The Force Awakens takes place thirty years after the events depicted in Return of the Jedi. The New Republic, established after the battle of Endor, is in a cold war with remnants of the Empire called The First Order. Luke Skywalker has vanished, and the Resistance, an ‘unaffiliated’ military group fighting The First Order is determined to track him down. We start with a Resistance pilot named Poe Dameron retrieving a map that may have clues as to Luke Skywalker’s whereabouts from the planet Jakku. Before he can get the data to the Resistance, a mysterious First Order general named Kylo Ren descends upon him with a contingent of stormtroopers. Poe is able to stow the map onto his droid BB-8 before he is captured by The First Order, commanding him to make his way back to the Resistance as soon as he can. BB-8 is found by a junk-trader named Rey, an orphan who has spent her whole life in the deserts of Jakku, and they start on a journey to get the map to the Resistance.

Despite the new names and faces in The Force Awakens, it is very clear that director J.J. Abrams stayed very closely to the structure of A New Hope, the first Star Wars movie. Replace Skywalker Map with Death Star Plans, Resistance with Rebellion, and many of the beats are the same. It even has a planet-sized superweapon, almost six times larger than the Death Star, that destroys planets. This weapon becomes the final set piece, with another space assault reminiscent of the Trench Run from the first Star Wars. For many fans, this is an unforgiveable sin, a poor copy that fails to live up to the expectations of ten years. Still, as soon as J.J. Abrams was announced I pretty much expected something like this, and I don’t think it’s that big of a deal.

Similar to when J.J. Abrams rebooted Star Trek in 2009, you had an entire generation of kids who may not have seen a single Star Wars movie or show. It had been nearly 10 years since Star Wars had really been on the big screen, and for some they’d need an entirely new introduction to the universe.

For the initiated, we had the old names and faces, Luke Skywalker, Han Solo, Chewbacca, and Leia Organa, all reprised by their original actors.
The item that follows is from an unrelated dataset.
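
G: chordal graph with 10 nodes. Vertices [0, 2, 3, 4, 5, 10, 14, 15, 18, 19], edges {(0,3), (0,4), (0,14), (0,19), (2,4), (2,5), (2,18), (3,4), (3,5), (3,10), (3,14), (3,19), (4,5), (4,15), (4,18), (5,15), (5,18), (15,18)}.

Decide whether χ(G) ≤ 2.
The clique on vertices [2, 4, 5, 18] has size 4 > 2, so it alone needs 4 colors.

No, G is not 2-colorable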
Older, with some scars, but they helped create a through line from the original, while helping make way for the new narrative.

The new kids would have their own heroes and villains. Rey and Poe, distinct from Luke and Han. Kylo Ren, an unstable young villain, still coming into his full power training with the mysterious Snoke. He isn’t a Darth Vader with his terse menace and subtle chokeholds, but raw and frenetic with an energy all his own. As a fan it was great to see an expansion of the story, to set the stage of what would come next, and I appreciated the things that were put there for me, as well as the things that were intended for a new audience.

While divisive, The Force Awakens set the stage for a revitalization of Star Wars. Without its success we may not have gotten the newer entries like The Mandalorian, or Rebels, which tell amazingly distinct stories, while still feeling like part of Star Wars. For that at least, I think most fans can agree that The Force Awakens played an integral part in the future of Star Wars, even if parts of it fell short of their expectations. I can’t wait for the epic conclusion to the Skywalker saga, to see if under Disney’s watchful eye they can deliver on a story 42 years in the making.